In a move that’s stirring debate across the country, Central Bank of Nigeria (CBN) has announced new rules on cash withdrawals, starting January 1, 2026. The policy limits how much individuals and businesses can withdraw from banks ₦500,000 per week for individuals, and ₦5,000,000 per week for corporates. Withdrawals above the cap will attract a fee: 3% for individuals, 5% for companies.
This push is part of a broader drive to curb money laundering, improve trackability of large transactions, and accelerate Nigeria’s shift toward a more cashless, digital‑friendly economy. The bank is also scrapping previous exemptions for embassies and donor agencies, though government revenue accounts and select financial institutions remain exempt.
Supporters regard this as a bold but essential step.

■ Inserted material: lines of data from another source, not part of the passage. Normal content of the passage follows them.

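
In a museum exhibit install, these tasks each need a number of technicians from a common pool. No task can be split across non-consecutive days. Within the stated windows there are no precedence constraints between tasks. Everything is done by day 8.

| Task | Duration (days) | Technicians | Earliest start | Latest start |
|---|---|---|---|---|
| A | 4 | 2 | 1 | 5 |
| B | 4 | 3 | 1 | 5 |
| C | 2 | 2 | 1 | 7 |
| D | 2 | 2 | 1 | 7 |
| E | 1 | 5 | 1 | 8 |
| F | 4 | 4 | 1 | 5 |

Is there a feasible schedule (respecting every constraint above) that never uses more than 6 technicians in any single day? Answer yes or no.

no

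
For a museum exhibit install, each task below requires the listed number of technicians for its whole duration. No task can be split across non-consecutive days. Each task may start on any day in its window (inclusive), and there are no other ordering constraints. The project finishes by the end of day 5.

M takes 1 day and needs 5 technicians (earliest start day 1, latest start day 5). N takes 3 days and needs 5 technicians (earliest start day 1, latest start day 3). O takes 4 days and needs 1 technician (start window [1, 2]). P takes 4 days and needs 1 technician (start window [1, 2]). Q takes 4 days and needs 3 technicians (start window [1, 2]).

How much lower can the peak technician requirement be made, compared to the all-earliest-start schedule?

5

Early-start peak: d1:15  d2:10  d3:10  d4:5  d5:0 ⇒ 15.
Leveled (M@1, N@1, O@2, P@2, Q@2): d1:10  d2:10  d3:10  d4:5  d5:5 ⇒ 10.
Reduction 15 − 10 = 5.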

Informal cash transactions have historically contributed to corruption, tax evasion, and untraceable money flows. The CBN seeks to promote openness and accountability in the financial sector by placing concrete limitations on major transactions and requiring mandatory reporting. For businesses, the aim is that digital payments and financial records would assist lenders and regulators in tracing real economic activity, thus increasing access to credit, formal financing, and greater monitoring.
At the same time, critics argue the new limits could be burdensome for many Nigerians — especially traders, small business owners, artisans, and informal workers who rely heavily on cash for daily operations. For them, withdrawing ₦500,000 may not be enough to buy stock, settle salaries, or pay workers. And in areas where digital banking or mobile‑money penetration is low, the restrictions could force risky workarounds or push some economic activities further underground.